Namit Gid!, a recipe collection of your Ilonggo dishes and more! Definitely a must for all Ilonggos and non-Ilonggos who have sampled our fare or heard of the famous Negrense hospitality... those endless, delightfully and delicious hours at the dining table!
I know you will enjoy cooking with his recipes as much as I enjoyed putting it together!
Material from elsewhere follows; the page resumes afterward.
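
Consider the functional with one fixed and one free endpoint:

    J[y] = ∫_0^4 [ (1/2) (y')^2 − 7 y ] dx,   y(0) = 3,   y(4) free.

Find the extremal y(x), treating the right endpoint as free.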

Namit Gid!

Saturday, October 2, 2010

Kansi Recipe

  • 8 cups water
  • 1 / 2 kilo punta y pecho (beef brisket), cubed 
  • 1. beef bone with marrow, cut into serving pieces
  • 1 medium-sized onion, quartered 
  • 1 tomato, quartered
  • 1 / 2 kilo young langka slices 
  • 1 stalk tanglad, bundled
  • 1/4 kilo batwan
  • 4 long sili peppers    
  • 1 tablespoon atchuete oil*
  • salt

Boil water and add the beef cubes, bone, onion and tomatoes. Simmer until meat is fork tender.

Add langka slices and tanglad. When langka is cooked, add batwan and sili peppers.

Season with salt. Add atchuete oil. Serve hot.

*To make atchuete oil, fry a tablespoon of atchuete idss in 2 tablespoon oil. Turn off flame when color is extracted.